Google Home updated to give personal assistance to six different people
Posted: 25 April 2017 | By Darcie Thompson-Fields
Google has updates its Google Home smart speaker service to able to take commands and provide personalised responses for up to six people.
The new feature, one which has been regularly requested to the company since it launched in the US last November. It has only recently gone on sale in the UK.
The update, which is being rolled out in the US now and in the UK in the coming months, allows it to be trained to understands up to six different people – the voices of whom will be learnt and recognised every time a ‘Hey Google’ or ‘OK Google’ command is given, followed by a question.
Separate profiles are created for each individual user to provide more tailored responses, by building up a history of knowledge to that individual. This includes the ability to provide details of their schedule for the day, diary dates, reminders, music tastes, news interest, sporting results amongst others.
Google Home is a natural rival to the Amazon Echo, which arrived in the US back in June 2015 (UK September 2016).
According to forecasts from VoiceLabs.co, both the Amazon Echo and Google Home smart speakers will account for more than 24 million unit sales combined by the end of 2017. More than 8 million Amazon Echo speakers had been sold as of February this year, according to Tech.co
Instructions from Google:
‘To get started, first make sure that you have the latest Google Home app. Then, look for a card that says ”multi-user is available” when you open the app. If you don’t see a card, click on the icon in the top right to see all of your connected devices. Once you see your Google Home in the list, select “Link your account.” From there, you’ll teach your Assistant to understand it’s you, not your partner, family member or roommate—and vice versa, based on who’s speaking. For certain features, like personalised music and commute, you’ll also need to set up your preferences within the app.

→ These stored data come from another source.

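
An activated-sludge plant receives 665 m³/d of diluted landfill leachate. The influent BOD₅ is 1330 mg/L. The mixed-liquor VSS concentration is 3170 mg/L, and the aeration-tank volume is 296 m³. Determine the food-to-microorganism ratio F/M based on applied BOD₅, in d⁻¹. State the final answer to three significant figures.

F/M = Q·S₀ / (V·X) = 665 × 1330 / (296.0 × 3170) = 0.9426 g BOD₅·(g VSS·d)⁻¹.

F/M ≈ 0.943 d⁻¹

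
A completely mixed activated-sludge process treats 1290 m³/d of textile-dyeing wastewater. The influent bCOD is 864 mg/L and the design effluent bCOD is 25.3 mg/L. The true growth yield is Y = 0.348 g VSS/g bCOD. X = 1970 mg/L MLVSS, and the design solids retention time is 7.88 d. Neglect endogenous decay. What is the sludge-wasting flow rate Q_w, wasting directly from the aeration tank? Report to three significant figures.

Biomass mass balance (decay neglected): V·X = Y·Q·(S₀ − S)·θ_c, so V = 0.348 × 1290 × (864 − 25.3) × 7.88 / 1970 = 1506 m³.
Wasting from the aeration tank: Q_w = V / θ_c = 1506 / 7.88 = 191.1 m³/d.

Q_w ≈ 191 m³/d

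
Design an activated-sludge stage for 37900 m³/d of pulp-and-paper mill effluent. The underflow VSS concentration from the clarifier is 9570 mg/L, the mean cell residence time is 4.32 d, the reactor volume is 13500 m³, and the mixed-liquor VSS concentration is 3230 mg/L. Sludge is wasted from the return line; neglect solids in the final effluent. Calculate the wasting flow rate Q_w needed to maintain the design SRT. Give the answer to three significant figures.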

So how does it work? When you connect your account on a Google Home, we ask you to say the phrases “Ok Google” and “Hey Google” two times each. Those phrases are then analysed by a neural network, which can detect certain characteristics of a person’s voice. From that point on, any time you say “OK Google” or “Hey Google” to your Google Home, the neural network will compare the sound of your voice to its previous analysis so it can understand if it’s you speaking or not. This comparison takes place only on your device, in a matter of milliseconds.’